Au-delà de l'altitude, le tracé lui-même présente un mélange de longues lignes droites, où la puissance moteur est cruciale, et de sections techniques sinueuses, notamment la fameuse zone du stade, qui requièrent une précision chirurgicale. Alonso excelle dans les virages lents et les zones de freinage intense, des qualités qui devraient théoriquement bien servir sur ce circuit. Cependant, la faible adhérence initiale de la piste, combinée à une forte dégradation des pneus, demande une gestion stratégique impeccable. Sa capacité à préserver les gommes et à maintenir un rythme constant sur de longs relais est un atout, mais elle a souvent été mise à l'épreuve par des circonstances indépendantes de sa volonté, comme l'abandon pour « Collision damage » en 2023 ou « Brakes » en 2024 et 2025 avec Aston Martin.
L'histoire de Fernando Alonso au Grand Prix de Mexico est donc celle d'un talent indéniable confronté à des défis techniques et environnementaux persistants.
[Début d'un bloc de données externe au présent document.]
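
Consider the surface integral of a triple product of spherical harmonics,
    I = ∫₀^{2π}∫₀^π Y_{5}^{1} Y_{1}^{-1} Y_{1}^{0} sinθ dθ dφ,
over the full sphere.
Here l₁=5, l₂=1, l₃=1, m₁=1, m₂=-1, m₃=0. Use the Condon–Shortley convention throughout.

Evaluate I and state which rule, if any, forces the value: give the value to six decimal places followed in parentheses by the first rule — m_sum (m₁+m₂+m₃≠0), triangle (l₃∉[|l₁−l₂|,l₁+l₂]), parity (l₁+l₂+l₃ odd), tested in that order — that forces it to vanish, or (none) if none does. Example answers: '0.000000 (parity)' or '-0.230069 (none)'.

0.000000 (triangle)

l₃=1 ∉ [4,6] — triangle fails ⇒ I = 0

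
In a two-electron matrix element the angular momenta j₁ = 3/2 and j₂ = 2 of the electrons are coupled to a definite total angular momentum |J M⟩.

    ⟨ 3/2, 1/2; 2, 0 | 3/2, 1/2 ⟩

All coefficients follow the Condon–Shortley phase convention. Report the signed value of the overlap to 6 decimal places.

−√(1/5) ≈ -0.447214

√[4·2!1!2!/6! · 2!1!2!2!2!1!] = √(16/45)
  +(−1)^0/∏(0,2,1,2,0,0)! = 1/4  (running 1/4)
  +(−1)^1/∏(1,1,0,1,1,1)! = -1  (running -3/4)
⟨..|..⟩ = √(16/45)·(-3/4) = -0.447214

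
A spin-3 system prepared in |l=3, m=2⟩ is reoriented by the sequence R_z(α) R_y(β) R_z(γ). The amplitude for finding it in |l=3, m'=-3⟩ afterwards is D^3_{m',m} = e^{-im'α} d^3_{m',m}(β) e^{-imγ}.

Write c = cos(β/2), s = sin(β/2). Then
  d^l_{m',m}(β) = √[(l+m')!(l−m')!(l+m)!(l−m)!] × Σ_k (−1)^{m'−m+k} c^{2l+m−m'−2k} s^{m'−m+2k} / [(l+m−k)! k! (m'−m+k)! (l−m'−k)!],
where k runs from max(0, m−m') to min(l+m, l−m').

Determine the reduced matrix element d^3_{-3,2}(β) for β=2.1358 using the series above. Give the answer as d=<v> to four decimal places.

d^3_{-3,2}(β=2.1358) via the finite sum:
With c≡cos(β/2)=0.481965 and s≡sin(β/2)=0.876190, N=[1·720·120·1]^{1/2}=293.938769
k∈{5} keeps every argument non-negative
  k=5: (−1)^0·293.9388/(120)·0.4820^1·0.8762^5 = +0.609654
d^3_{-3,2}(2.1358) = +0.609654

d=0.6097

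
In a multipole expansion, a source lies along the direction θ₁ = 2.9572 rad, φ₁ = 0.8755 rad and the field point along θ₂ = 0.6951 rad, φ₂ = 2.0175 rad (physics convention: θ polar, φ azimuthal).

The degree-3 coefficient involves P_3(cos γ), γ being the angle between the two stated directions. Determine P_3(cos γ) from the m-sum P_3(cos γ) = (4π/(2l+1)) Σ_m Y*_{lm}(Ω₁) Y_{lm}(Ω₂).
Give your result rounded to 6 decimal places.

Summing Y*_{l m}(θ₁,φ₁)·Y_{l m}(θ₂,φ₂) over m ∈ [−3, 3]; prefactor 4π/(2·3+1) = 1.795196:
  m=-3: Y*=(-0.002238, 0.001267)  Y=(0.106706, 0.025062)  product (-0.000271, 0.000079)
  m=-2: Y*=(0.006053, -0.033227)  Y=(-0.201785, 0.250867)  product (0.007114, 0.008223)
  m=-1: Y*=(0.145457, 0.174351)  Y=(-0.174276, -0.363836)  product (0.038085, -0.083308)
  m=+0: Y*=(-0.672038, -0.000000)  Y=(-0.014605, 0.000000)  product (0.009815, 0.000000)
  m=+1: Y*=(-0.145457, 0.174351)  Y=(0.174276, -0.363836)  product (0.038085, 0.083308)
  m=+2: Y*=(0.006053, 0.033227)  Y=(-0.201785, -0.250867)  product (0.007114, -0.008223)
  m=+3: Y*=(0.002238, 0.001267)  Y=(-0.106706, 0.025062)  product (-0.000271, -0.000079)
Σ over m = (0.099673, 0.000000); ×(4π/7) → (0.178932, 0.000000). Real part: 0.178932

0.178932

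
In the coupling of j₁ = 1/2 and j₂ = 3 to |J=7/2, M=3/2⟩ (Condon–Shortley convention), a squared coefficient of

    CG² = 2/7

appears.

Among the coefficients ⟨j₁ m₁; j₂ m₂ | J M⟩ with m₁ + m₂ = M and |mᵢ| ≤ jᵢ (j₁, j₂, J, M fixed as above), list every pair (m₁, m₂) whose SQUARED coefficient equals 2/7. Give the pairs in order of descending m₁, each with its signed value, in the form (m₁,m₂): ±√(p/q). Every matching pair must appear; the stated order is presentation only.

(-1/2,2): +√(2/7)

Admissible pairs with m₁+m₂ = M = 3/2: (-1/2,2), (1/2,1)
  (m₁,m₂)=(1/2,1): CG² = 5/7, CG = +√(5/7)
  (m₁,m₂)=(-1/2,2): CG² = 2/7, CG = +√(2/7)   ← matches the target
Pairs with CG² = 2/7: (-1/2,2): +√(2/7)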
Malgré sa détermination légendaire, le circuit de Mexico City n'a pas encore souri au pilote espagnol en termes de résultats majeurs. Chaque nouvelle participation est une opportunité de réécrire cette histoire, mais les données historiques, disponibles via des sources comme Jolpica/Ergast pour les données de la saison 2026, montrent une tendance à la difficulté. Comprendre les subtilités de la Formule 1 et ses circuits est essentiel, et Wikipedia: Formula One fournit un excellent contexte général sur la discipline. Pour les fans, observer comment Alonso aborde les qualifications et gère la course, en particulier la dégradation des pneus et les défis posés par l'altitude, reste un point d'intérêt majeur.